When to Call a Professional

This BSOD requires identifying the specific driver causing the fault, which can be done by analyzing the crash dump. If you are not comfortable with WinDbg or WhoCrashed, a technician can do this analysis and pinpoint the driver for you. Crash dumps are in C:\Windows\Minidump.

Frequently Asked Questions

What is a memory-mapped view?

A memory-mapped view is a technique drivers use to access a region of memory directly using a pointer. Instead of copying data back and forth, the driver maps the physical memory to an address in its own address space and reads or writes it directly. When the driver is done, it must unmap that view to free the address space. If a driver tries to unmap a view it never created, or unmaps it twice, Windows sees this as a critical error and stops.

Will Driver Verifier make my PC unstable?

Yes — intentionally. Driver Verifier puts all drivers under extra scrutiny and will BSOD the moment any driver breaks a rule. This makes the system crash more, not less, but it tells you exactly which driver is at fault. Only run Driver Verifier while troubleshooting, then disable it once you have identified the problem driver.
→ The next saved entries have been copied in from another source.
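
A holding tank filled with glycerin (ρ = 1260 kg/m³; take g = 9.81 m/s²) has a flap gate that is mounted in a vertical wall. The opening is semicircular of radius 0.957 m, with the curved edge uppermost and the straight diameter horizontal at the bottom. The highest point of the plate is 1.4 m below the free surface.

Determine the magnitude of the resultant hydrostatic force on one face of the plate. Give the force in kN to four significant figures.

F ≈ 34.69 kN

γ = ρg = 1260 × 9.81 / 1000 = 12.3606 kN/m³.
The centroid lies 4r/(3π) = 0.406163 m above the diameter, so r − 4r/(3π) = 0.957 − 0.406163 = 0.550837 m below the topmost point, so the centroid depth is h_c = 1.4 + 0.550837 = 1.95084 m.
A = πr²/2 = π × 0.957²/2 = 1.43861 m².
Resultant F = γ·h_c·A = 12.3606 × 1.95084 × 1.43861 = 34.69 kN.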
To disable it, run: verifier /reset in Administrator Command Prompt and restart.

Could virtualization software like VMware or VirtualBox cause this?

Yes. Virtualization software installs multiple kernel drivers that handle memory mapping at a very low level. Bugs in these drivers or version mismatches with the installed Windows version can cause exactly this type of crash. If you have VMware, VirtualBox, Hyper-V, or WSL2 installed, try updating them to the latest version or temporarily uninstalling them to see if the crashes stop.